A Mizuho Bank report outlines the current state of silicon photonics (optical-electronic integration) technology, detailing its structural evolution, Japan's competitive advantages in materials and laser components, and the technical hurdles remaining for mass adoption in AI data centers.

Context

A new Mizuho Bank report highlights Japan's critical window to lead in silicon photonics, a technology essential for the All-Photonics Network (APN). As high-performance AI clusters face immense power constraints, the shift toward co-packaged optics (CPO) and photoelectric fusion is no longer optional. Mizuho estimates that the deployment of APN infrastructure and CPO-equipped servers in Japan will represent a cumulative market opportunity of 4.5 trillion yen (approx. $30 billion) as the industry scales through 2030. Japan’s strategic advantage lies in its vertically integrated supply chain, featuring leaders like NTT, Sumitomo Electric, and Resonac.
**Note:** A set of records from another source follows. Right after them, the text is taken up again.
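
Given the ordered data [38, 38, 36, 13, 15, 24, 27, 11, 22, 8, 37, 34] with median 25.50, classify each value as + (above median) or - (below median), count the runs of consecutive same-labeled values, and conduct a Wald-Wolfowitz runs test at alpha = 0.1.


Step 1: Compute median = 25.50; label A = above, B = below.
Labels in order: AAABBBABBBAA  (n_A = 6, n_B = 6)
Step 2: Count runs R = 5.
Step 3: Under H0 (random ordering), E[R] = 2*n_A*n_B/(n_A+n_B) + 1 = 2*6*6/12 + 1 = 7.0000.
        Var[R] = 2*n_A*n_B*(2*n_A*n_B - n_A - n_B) / ((n_A+n_B)^2 * (n_A+n_B-1)) = 4320/1584 = 2.7273.
        SD[R] = 1.6514.
Step 4: Continuity-corrected z = (R + 0.5 - E[R]) / SD[R] = (5 + 0.5 - 7.0000) / 1.6514 = -0.9083.
Step 5: Two-sided p-value via normal approximation = 2*(1 - Phi(|z|)) = 0.363722.
Step 6: alpha = 0.1. fail to reject H0.

R = 5, z = -0.9083, p = 0.363722, fail to reject H0.


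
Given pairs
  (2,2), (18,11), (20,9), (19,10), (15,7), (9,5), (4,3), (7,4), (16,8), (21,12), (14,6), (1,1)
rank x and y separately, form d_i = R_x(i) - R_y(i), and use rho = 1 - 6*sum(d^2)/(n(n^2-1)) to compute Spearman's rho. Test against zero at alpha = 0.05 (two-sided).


Step 1: Rank x and y separately (midranks; no ties here).
rank(x): 2->2, 18->9, 20->11, 19->10, 15->7, 9->5, 4->3, 7->4, 16->8, 21->12, 14->6, 1->1
rank(y): 2->2, 11->11, 9->9, 10->10, 7->7, 5->5, 3->3, 4->4, 8->8, 12->12, 6->6, 1->1
Step 2: d_i = R_x(i) - R_y(i); compute d_i^2.
  (2-2)^2=0, (9-11)^2=4, (11-9)^2=4, (10-10)^2=0, (7-7)^2=0, (5-5)^2=0, (3-3)^2=0, (4-4)^2=0, (8-8)^2=0, (12-12)^2=0, (6-6)^2=0, (1-1)^2=0
sum(d^2) = 8.
Step 3: rho = 1 - 6*8 / (12*(12^2 - 1)) = 1 - 48/1716 = 0.972028.
Step 4: Under H0, t = rho * sqrt((n-2)/(1-rho^2)) = 13.0876 ~ t(10).
Step 5: Two-sided p-value from the t-distribution with 10 df = 0.000000.
Step 6: alpha = 0.05. reject H0.

rho = 0.9720, p = 0.000000, reject H0 at alpha = 0.05.


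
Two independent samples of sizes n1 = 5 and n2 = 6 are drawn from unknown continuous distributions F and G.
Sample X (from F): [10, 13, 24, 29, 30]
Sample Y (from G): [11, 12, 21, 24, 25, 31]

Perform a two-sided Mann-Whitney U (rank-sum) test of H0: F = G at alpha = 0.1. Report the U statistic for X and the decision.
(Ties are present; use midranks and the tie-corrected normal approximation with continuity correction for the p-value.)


Step 1: Combine and sort all 11 observations; assign midranks.
sorted (value, group): (10,X), (11,Y), (12,Y), (13,X), (21,Y), (24,X), (24,Y), (25,Y), (29,X), (30,X), (31,Y)
ranks: 10->1, 11->2, 12->3, 13->4, 21->5, 24->6.5, 24->6.5, 25->8, 29->9, 30->10, 31->11
Step 2: Rank sum for X: R1 = 1 + 4 + 6.5 + 9 + 10 = 30.5.
Step 3: U_X = R1 - n1(n1+1)/2 = 30.5 - 5*6/2 = 30.5 - 15 = 15.5.
       U_Y = n1*n2 - U_X = 30 - 15.5 = 14.5.
Step 4: Ties are present, so use the tie-corrected normal approximation (with continuity correction) for the p-value.
Step 5: p-value = 1.000000; compare to alpha = 0.1. fail to reject H0.

U_X = 15.5, p = 1.000000, fail to reject H0 at alpha = 0.1.


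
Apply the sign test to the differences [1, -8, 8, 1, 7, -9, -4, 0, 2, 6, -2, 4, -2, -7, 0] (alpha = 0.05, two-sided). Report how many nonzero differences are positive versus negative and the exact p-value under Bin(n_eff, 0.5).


Step 1: Discard zero differences. Original n = 15; n_eff = number of nonzero differences = 13.
Nonzero differences (with sign): +1, -8, +8, +1, +7, -9, -4, +2, +6, -2, +4, -2, -7
Step 2: Count signs: positive = 7, negative = 6.
Step 3: Under H0: P(positive) = 0.5, so the number of positives S ~ Bin(13, 0.5).
Step 4: Two-sided exact p-value = sum of Bin(13,0.5) probabilities at or below the observed probability = 1.000000.
Step 5: alpha = 0.05. fail to reject H0.

n_eff = 13, pos = 7, neg = 6, p = 1.000000, fail to reject H0.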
While SoftBank and Cisco have already begun deploying all-optical metro networks as of late 2025, the Mizuho analysis warns that Japan must overcome high R&D costs and a shortage of specialized talent to maintain its lead against global competitors. With Sumitomo Electric recently debuting 6G-ready APN transceivers at MWC 2026, the focus has shifted to mass-manufacturing readiness to meet the surging demand from next-generation data centers.